The search to find the 1870 US Census in Carmel, Putnam County, NY began; however, the household of Gideon Lee was not found.  This was an important record to find because Marie would have been listed with her full name, how she identified herself.  Calling her only Marie, or Marie Calhoun, was unsatisfactory, linking her permanently with the surname that would have been forced upon her, as a lasting vestige of enslavement.  Not using her full name seemed a disservice to Marie and Her Story.  Although Historic Properties was motivated, an 1870 Census Record was not located when searching on either Ancestry or Family Search.

But this was not the end of the road. Knowing that Marie should have been in Carmel at the time of the 1870 Census, only strengthened our resolve.  Without knowing Marie’s full name, it grew unlikely that we could locate Marie in the 1900 and 1910 US Censuses and learn more of Her Story in Mobile, AL.  After an internet search, the Putnam County’s Historian’s Office was found and contacted.  An email was sent, with the high hope that information on Marie would be found.
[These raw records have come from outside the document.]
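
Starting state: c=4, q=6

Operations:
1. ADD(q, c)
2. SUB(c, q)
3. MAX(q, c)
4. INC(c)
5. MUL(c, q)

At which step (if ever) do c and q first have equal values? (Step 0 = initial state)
Never

c and q never become equal during execution.

Comparing values at each step:
Initial: c=4, q=6
After step 1: c=4, q=10
After step 2: c=-6, q=10
After step 3: c=-6, q=10
After step 4: c=-5, q=10
After step 5: c=-50, q=10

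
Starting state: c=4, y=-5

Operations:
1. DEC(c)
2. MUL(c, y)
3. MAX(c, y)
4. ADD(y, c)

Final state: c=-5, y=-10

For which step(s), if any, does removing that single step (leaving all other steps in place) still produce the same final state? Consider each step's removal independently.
Step(s) 1

Testing removal of each single step:
Without step 1: final = c=-5, y=-10 (same)
Without step 2: final = c=3, y=-2 (different)
Without step 3: final = c=-15, y=-20 (different)
Without step 4: final = c=-5, y=-5 (different)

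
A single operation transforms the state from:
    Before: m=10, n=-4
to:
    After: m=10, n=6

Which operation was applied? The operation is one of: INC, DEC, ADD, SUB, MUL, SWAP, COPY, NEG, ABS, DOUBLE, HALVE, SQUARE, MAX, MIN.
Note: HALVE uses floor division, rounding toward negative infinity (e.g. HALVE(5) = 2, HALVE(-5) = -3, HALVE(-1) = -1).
ADD(n, m)

Analyzing the change:
Before: m=10, n=-4
After: m=10, n=6
Variable n changed from -4 to 6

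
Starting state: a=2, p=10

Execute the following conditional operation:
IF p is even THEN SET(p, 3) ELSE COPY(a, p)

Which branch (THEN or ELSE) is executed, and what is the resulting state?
Branch: THEN, Final state: a=2, p=3

Evaluating condition: p is even
Condition is True, so THEN branch executes
After SET(p, 3): a=2, p=3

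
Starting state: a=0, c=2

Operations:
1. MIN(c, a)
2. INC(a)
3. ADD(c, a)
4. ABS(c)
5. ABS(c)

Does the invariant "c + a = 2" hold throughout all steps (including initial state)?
No, violated after step 1

The invariant is violated after step 1.

State at each step:
Initial: a=0, c=2
After step 1: a=0, c=0
After step 2: a=1, c=0
After step 3: a=1, c=1
After step 4: a=1, c=1
After step 5: a=1, c=1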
In less than 24 hours, Jennifer Cassidy confirmed Putnam County Historian’s Office had received Historic Properties’ inquiry request. In less than a week, the dedicated researchers from Putnam County Historian’s Office uncovered valuable information, revealing Marie and Her Story.
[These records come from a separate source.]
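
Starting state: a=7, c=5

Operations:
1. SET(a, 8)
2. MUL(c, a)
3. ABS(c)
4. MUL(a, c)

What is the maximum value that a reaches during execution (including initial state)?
320

Values of a at each step:
Initial: a = 7
After step 1: a = 8
After step 2: a = 8
After step 3: a = 8
After step 4: a = 320 ← maximum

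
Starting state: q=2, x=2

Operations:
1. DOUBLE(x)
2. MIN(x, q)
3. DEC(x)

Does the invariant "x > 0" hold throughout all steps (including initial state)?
Yes

The invariant holds at every step.

State at each step:
Initial: q=2, x=2
After step 1: q=2, x=4
After step 2: q=2, x=2
After step 3: q=2, x=1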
Marie Venning was one of the legatees in Gideon Lee’s will; Marie Venning worked for Benjamin Rhett in Mobile, AL.  Learning Marie’s surname was amazing, and it was all thanks to Putnam County Historian’s Office.  Learning the identity of the Rhett family in Mobile allowed Historic Properties to uncover important information. This included finding Marie Venning in the 1900 & 1910 US Censuses, Mobile city directories, her final resting place in Magnolia Cemetery in Mobile, and her date of death.

The name Marie Venning sounded familiar to Historic Properties Curator of Education & Interpretation Mari Noorai; she remembered an unknown woman who was listed at the end of Anna Maria Calhoun Clemson’s will.  Could the full name of Marie have been there all along in Anna Clemson’s probate record?  The answer was yes.  Marie Elizabeth Venning was also a legatee in Anna Clemson’s will; however, unlike Gideon Lee’s will which identified Marie Venning, Anna Clemson’s will did not specify who Marie Elizabeth Venning was.

Knowing her full name will help Historic Properties trace the footsteps of Marie Elizabeth Venning to tell Her Story.